Recuerdo bien la cara de José María Arguedas el día que llegó a la casa con un paquete en la mano. Había traído un regalo que, nos dijo, era muy especial. De inmediato sacó unos libros de dibujos, a modo de tiras cómicas, donde la protagonista era una niña de pelo abundante y cabeza redonda. Su nombre era la repetición de una misma letra de sonidos abiertos, capaces de convocar a todos. Mafalda.
Mis hermanos y yo, que recibíamos ese regalo, le prometimos leer los libros y él nos dio la mano y regresó a su Volkswagen que estaba estacionado frente a la casa. Un poco después, cuando nos invitó al Estadio Nacional, a ver un clásico del fútbol peruano, nos estuvo hablando del autor de los libros, un argentino llamado Quino. “Un tipo excepcional, de una inteligencia luminosa”, nos dijo, mientras salíamos del auto.

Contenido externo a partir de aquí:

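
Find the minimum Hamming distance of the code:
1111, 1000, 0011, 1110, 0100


Comparing all pairs, minimum distance: 1
Can detect 0 errors, correct 0 errors

1


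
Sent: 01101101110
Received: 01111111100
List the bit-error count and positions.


XOR: 00010010010

3 error(s) at position(s): 3, 6, 9


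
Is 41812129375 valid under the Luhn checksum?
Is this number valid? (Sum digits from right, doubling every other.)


Luhn sum = 44
44 mod 10 = 4

Invalid (Luhn sum mod 10 = 4)


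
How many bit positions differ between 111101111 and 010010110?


XOR: 101111001
Count of 1s: 6

6


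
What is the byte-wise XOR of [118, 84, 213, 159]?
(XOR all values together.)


XOR chain: 118 ^ 84 ^ 213 ^ 159 = 104

104


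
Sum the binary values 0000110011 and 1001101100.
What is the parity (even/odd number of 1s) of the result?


0000110011 = 51
1001101100 = 620
Sum = 671 = 1010011111
1s count = 7

odd parity (7 ones in 1010011111)


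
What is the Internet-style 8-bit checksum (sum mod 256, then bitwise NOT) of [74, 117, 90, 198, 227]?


Sum = 706 mod 256 = 194
Complement = 61

61


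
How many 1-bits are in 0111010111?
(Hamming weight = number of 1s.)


Counting 1s in 0111010111

7


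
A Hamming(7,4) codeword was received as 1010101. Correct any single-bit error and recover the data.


Syndrome = 0: no error detected

Data: 1101 (no errors)


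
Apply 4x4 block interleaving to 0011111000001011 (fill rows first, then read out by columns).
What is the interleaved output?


Matrix:
  0011
  1110
  0000
  1011
Read columns: 0101010011011001

0101010011011001


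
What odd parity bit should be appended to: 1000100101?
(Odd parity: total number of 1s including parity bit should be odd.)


Number of 1s in data: 4
Parity bit: 1

1


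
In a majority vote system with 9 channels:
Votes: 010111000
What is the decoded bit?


Ones: 4 out of 9
Threshold: 5

0 (4/9 voted 1)


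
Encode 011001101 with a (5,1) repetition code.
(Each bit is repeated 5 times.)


Each bit -> 5 copies

000001111111111000000000011111111110000011111


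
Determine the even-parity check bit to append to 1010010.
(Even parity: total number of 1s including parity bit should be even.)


Number of 1s in data: 3
Parity bit: 1

1


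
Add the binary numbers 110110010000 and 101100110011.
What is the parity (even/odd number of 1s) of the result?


110110010000 = 3472
101100110011 = 2867
Sum = 6339 = 1100011000011
1s count = 6

even parity (6 ones in 1100011000011)


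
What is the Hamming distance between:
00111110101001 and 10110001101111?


XOR: 10001111000110
Count of 1s: 7

7


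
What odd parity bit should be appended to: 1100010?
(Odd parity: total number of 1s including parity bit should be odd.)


Number of 1s in data: 3
Parity bit: 0

0


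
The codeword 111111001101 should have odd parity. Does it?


Number of 1s: 9

Yes, parity is correct (9 ones)


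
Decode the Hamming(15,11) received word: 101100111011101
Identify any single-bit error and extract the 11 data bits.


Syndrome = 5: error at position 5

Data: 11011011101 (corrected bit 5)


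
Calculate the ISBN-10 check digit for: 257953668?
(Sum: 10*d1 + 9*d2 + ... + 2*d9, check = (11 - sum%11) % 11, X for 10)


Weighted sum: 287
287 mod 11 = 1

Check digit: X


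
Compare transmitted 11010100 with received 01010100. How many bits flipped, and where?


XOR: 10000000

1 error(s) at position(s): 0


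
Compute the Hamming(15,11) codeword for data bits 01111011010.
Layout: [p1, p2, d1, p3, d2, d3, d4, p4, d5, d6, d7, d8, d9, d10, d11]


Parity bits: p1=0, p2=0, p3=1, p4=0

000111101011010


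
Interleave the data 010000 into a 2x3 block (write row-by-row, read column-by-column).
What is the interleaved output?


Matrix:
  010
  000
Read columns: 001000

001000


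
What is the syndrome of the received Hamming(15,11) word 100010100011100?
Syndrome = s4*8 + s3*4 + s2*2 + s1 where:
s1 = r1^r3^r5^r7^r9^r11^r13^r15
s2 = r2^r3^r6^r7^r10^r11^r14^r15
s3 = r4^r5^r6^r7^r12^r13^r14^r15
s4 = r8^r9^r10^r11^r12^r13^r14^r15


s1=1, s2=0, s3=0, s4=1

Syndrome = 9 (error at position 9)


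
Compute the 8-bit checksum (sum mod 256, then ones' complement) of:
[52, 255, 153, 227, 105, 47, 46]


Sum = 885 mod 256 = 117
Complement = 138

138


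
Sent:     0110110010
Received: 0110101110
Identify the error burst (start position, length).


XOR: 0000011100

Burst at position 5, length 3


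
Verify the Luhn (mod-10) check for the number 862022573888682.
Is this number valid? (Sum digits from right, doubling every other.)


Luhn sum = 69
69 mod 10 = 9

Invalid (Luhn sum mod 10 = 9)


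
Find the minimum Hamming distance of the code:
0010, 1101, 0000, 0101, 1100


Comparing all pairs, minimum distance: 1
Can detect 0 errors, correct 0 errors

1


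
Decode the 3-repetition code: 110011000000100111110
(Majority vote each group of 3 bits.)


Groups: 110, 011, 000, 000, 100, 111, 110
Majority votes: 1100011

1100011


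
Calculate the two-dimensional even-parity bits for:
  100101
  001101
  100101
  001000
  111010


Row parities: 11110
Column parities: 111111

Row P: 11110, Col P: 111111, Corner: 0


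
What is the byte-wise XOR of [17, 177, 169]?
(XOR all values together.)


XOR chain: 17 ^ 177 ^ 169 = 9

9


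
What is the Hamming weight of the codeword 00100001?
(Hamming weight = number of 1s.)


Counting 1s in 00100001

2


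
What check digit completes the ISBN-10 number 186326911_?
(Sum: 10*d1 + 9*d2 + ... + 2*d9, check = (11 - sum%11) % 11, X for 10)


Weighted sum: 234
234 mod 11 = 3

Check digit: 8


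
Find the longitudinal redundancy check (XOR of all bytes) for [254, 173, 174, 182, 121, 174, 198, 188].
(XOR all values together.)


XOR chain: 254 ^ 173 ^ 174 ^ 182 ^ 121 ^ 174 ^ 198 ^ 188 = 230

230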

Mafalda había aparecido pocos años antes. Aunque la primera tira cómica se publicó en 1964, pronto iba a cobrar una nueva dimensión. En 1966, un golpe militar del general Juan Carlos Onganía había instaurado un régimen de terror. Las víctimas no solo eran opositores políticos, sino todo aquello que no fuera considerado como parte de las “buenas costumbres”. Con “La noche de los bastones largos”, en la que se reprimió brutalmente a alumnos y profesores de las universidades, Onganía inauguró sus años de estupidez y violencia. Durante ese periodo, se prohibieron películas como “Blow Up”, de Antonioni y funciones de ballet de “La Consagración de la primavera”, de Stravinski. Unos años después, en 1969, la insurgencia llamada el “Cordobazo” se manifestó en contra de los asesinatos de la dictadura.
En este contexto, la figura de Mafalda cobró un sentido especial. Quino, que por entonces tenía treinta y tantos años, era hábil para referirse a la violencia en otras áreas del planeta, pero todos entendían que aludía a lo que pasaba en Argentina. Como ha ocurrido muchas veces, el humor es un arma especialmente relevante en tiempos de dictadura. No hay un modo más directo de quebrar el monolito primitivo de la mente de un dictador que el trabajo de un humorista. Los dibujantes y cómicos que hemos tenido en el Perú durante los tiempos de Juan Velasco y Alberto Fujimori dan prueba de ello. Sin embargo, es evidente que Mafalda y sus amigos (Manolito, Guille, Libertad y los otros) van más allá de su contexto y aluden a algo esencial en todos nosotros: el asombro ante la estupidez y la violencia institucionalizada en el poder. Me pregunto hoy, por ejemplo, por los comentarios que habría hecho Quino sobre el último debate entre Donald Trump y Joe Biden.
Aunque hijo de inmigrantes españoles, había algo profundamente argentino en Quino, por su extraordinaria capacidad por la ironía, una de las virtudes que más apreciamos en los rioplatenses. No es extraño que pertenezca al país que nos dio a Les Luthiéres y a Julio Cortázar, con quienes tiene muchos vínculos. Cuando a este último le preguntaron qué pensaba de Mafalda, contestó: “Lo importante es lo que piensa Mafalda de mí”.
Algunas frases de Quino dan vueltas siempre, pero me quedaría con una de las más sencillas: “Cada vez hay más gente y menos personas”. Otra de sus frases es siempre actual: “Ya que no podemos amarnos los unos a los otros, ¿por qué no probamos amarlos los otros a los unos?”. También recuerdo su fórmula para una vida inversa: “La vida debería ser al revés. Se debería empezar muriendo y así ese trauma está superado”. No es extraño que le hubiera gustado tanto a Arguedas.